Judging Chowderfest 2010
So I’ve agreed to be a judge for the annual Chowderfest in Troy, which takes place this Saturday.
Sometimes I wonder if I’ll ever learn. You see, dear readers, I’ve been to the rodeo before.
My first experience at judging a food competition was an apple pie baking contest a number of years ago. Who knew little old ladies had such a mean streak?
But, I’m confident the professionals competing in the Chowderfest will be more gracious losers than the pie bakers were.
The annual Chowderfest festival gets under way at 11 a.m. on Saturday downtown in the River Street Marina District, just north of the Green Island Bridge. More than 20 local restaurants will compete for the title of Best Local Chowder in various categories.
Besides the official judging by a team composed of Steve Barnes, Sarah Firesen, Mayor Harry J. Tutunjian and yours truly, there will be a chance for the public to participate in the People’s Choice judging.
It works like this: You can buy as many sample tickets at $1 apiece as you wish. Use the tickets to purchase a 3-oz. cup of chowder. Every five tickets you purchase entitle you to one voting ticket. After you’ve sampled all that you can, drop your votes in the marked bucket at your favorite team’s booth.

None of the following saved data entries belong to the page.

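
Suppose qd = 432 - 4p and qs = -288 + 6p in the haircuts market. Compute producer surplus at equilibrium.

Producer surplus = 1728

Equilibrium: 432 - 4p = -288 + 6p gives p* = 72, q* = 144.
Supply starts at p = 48 (where qs = 0).
PS = ½(72 − 48)(144) = 1728.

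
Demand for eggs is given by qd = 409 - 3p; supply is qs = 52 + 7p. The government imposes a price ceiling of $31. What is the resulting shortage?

Shortage = 47

Equilibrium price would be p* = 35.7, so the ceiling at 31 binds.
At p = 31: qd = 409 − 3(31) = 316, qs = 52 + 7(31) = 269.
Shortage = 316 − 269 = 47.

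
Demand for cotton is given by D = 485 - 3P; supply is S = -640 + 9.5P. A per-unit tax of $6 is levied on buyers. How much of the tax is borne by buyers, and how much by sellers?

Pre-tax equilibrium: P* = 90, Q* = 215.
Tax on buyers shifts demand to D = 485 − 3(P + 6) = 467 - 3P.
467 - 3P = -640 + 9.5P gives seller price Ps = 88.56; buyers pay Pb = 88.56 + 6 = 94.56.
New quantity: Q = 485 − 3(94.56) = 201.32.
Buyer burden = 94.56 − 90 = 4.56; seller burden = 90 − 88.56 = 1.44.

Buyers bear $4.56, sellers bear $1.44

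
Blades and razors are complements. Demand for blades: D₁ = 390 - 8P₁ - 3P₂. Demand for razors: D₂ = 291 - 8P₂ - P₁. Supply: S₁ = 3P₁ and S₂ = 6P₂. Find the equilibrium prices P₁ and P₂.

Market 1: 390 - 8P₁ - 3P₂ = 3P₁ → 11P₁ + 3P₂ = 390.
Market 2: 14P₂ + P₁ = 291.
Eliminating P₂: 14×(1) − 3×(2) gives 151P₁ = 4587, so P₁ = 4587/151.
Back-substitute into (2): P₂ = (291 − 1×4587/151) / 14 = 2811/151.

P₁ = 4587/151, P₂ = 2811/151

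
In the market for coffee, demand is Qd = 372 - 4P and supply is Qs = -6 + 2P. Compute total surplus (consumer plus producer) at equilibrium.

Total surplus = 5400

Equilibrium: 372 - 4P = -6 + 2P gives P* = 63, Q* = 120.
Demand choke price: P = 93; supply starts at P = 3.
CS = ½(93 − 63)(120) = 1800; PS = ½(63 − 3)(120) = 3600.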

Each competing team will have 30 gallons of its chowder to dish out so there may be plenty to go around, but there’s no guarantee.
Besides the chowder, there will be live music from 11 a.m. to 4 p.m. featuring Simple Theory, the bluegrass band Who Nelly and the Greyhounds.

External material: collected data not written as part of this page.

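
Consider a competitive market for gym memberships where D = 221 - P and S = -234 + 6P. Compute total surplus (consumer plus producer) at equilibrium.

Total surplus = 14196

Equilibrium: 221 - P = -234 + 6P gives P* = 65, Q* = 156.
Demand choke price: P = 221; supply starts at P = 39.
CS = ½(221 − 65)(156) = 12168; PS = ½(65 − 39)(156) = 2028.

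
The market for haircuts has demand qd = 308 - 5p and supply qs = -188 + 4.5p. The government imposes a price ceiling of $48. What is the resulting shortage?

Equilibrium price would be p* = 992/19, so the ceiling at 48 binds.
At p = 48: qd = 308 − 5(48) = 68, qs = -188 + 4.5(48) = 28.
Shortage = 68 − 28 = 40.

Shortage = 40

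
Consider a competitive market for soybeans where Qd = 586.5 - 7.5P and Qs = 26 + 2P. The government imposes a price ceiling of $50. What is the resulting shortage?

Equilibrium price would be P* = 59, so the ceiling at 50 binds.
At P = 50: Qd = 586.5 − 7.5(50) = 211.5, Qs = 26 + 2(50) = 126.
Shortage = 211.5 − 126 = 85.5.

Shortage = 85.5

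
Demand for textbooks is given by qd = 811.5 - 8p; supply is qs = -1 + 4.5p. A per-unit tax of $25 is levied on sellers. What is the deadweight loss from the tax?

Deadweight loss = 900

Pre-tax equilibrium: p* = 65, q* = 291.5.
Tax on sellers shifts supply to qs = -1 + 4.5(p − 25) = -113.5 + 4.5p.
811.5 - 8p = -113.5 + 4.5p gives buyer price pb = 74; sellers receive ps = 74 − 25 = 49.
New quantity: q = 811.5 − 8(74) = 219.5.
DWL = ½ × 25 × (291.5 − 219.5) = 900.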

Official judging begins at noon. People’s Choice judging will run to 3:30 p.m. (or whenever the chowder runs out). Besides the Judges’ Choice for best chowder and the People’s Choice, there are special categories: Best Seafood, Best Vegetarian and Most Original chowders.
The awards will be announced at 4 p.m.
Some of Chowderfest’s proceeds will benefit community causes like the Troy Boys and Girls Club, whose mission is to provide young people with a safe environment and positive programs to encourage their moral, intellectural, social and physical development.
The creativity of the chefs involved is evident in the chowders they’re fielding. Here are this year’s competitors, followed by their promised entries:
Albany Pump Station (Loaded Yukon Gold Potato Chowder with Smoked Woodland Ham); Brown’s Brewing Co. (Cheesy Porter Sausage Chowder and Crawfish and Chicken Curried Chowder); Delectabulls Deli (Loaded Baked Potato Chowder); Jose Malone’s (Shrimp and Roasted Corn Chowder with Chipotle Applewood Smoked Bacon and Capital District Community Gardens’ French Fingerling Potatoes); McGrievey’s (Classic New England Clam Chowder); RPI (Saffron Lobster and Corn Chowder with Drunken Crab and Cornbread Croutons); Ryan’s Wake (New England Clam Chowder with Roasted Garlic); Sterup Square’s Potter’s Tavern (Lobster Bisque).
Terminal Tavern (Three Little Pigs Chowder); Terra Cafe (Cheesy Potato Chowder); Yanni’s Too Restaurant (Louisiana Gulf Coast Chowder and Smoked Portobello Mushroom Chowder); Park Pub (Seafood Chowder and Thanksgiving Dinner Chowder); Spilln’ The Beans (Spanish Seafood Chowder and Roasted Red Pepper Corn Chowder); the Brown Derby (Boston Clam Chowder and Fort Lauderdale Boat Chowder); Ted’s Fish Fry (Manhattan Clam Chowder and New England Clam Chowder); the Judge’s Inn (Pastrami Reuben Chowder and Surf ’n’ Turf Chowder); Illium Cafe (Pumpkin and Parsnip Chowder Topped with Apple and Thyme Bread Pudding with a Fig Reduction); Mallozzi’s Italian Community Center (Autumn Pear Chowder); Arnet’s on Broadway (Turkey Dumpling Chowder and a Seafood Bisque); Uncle Ricky’s Bagel Haven (New England Clam Chowder).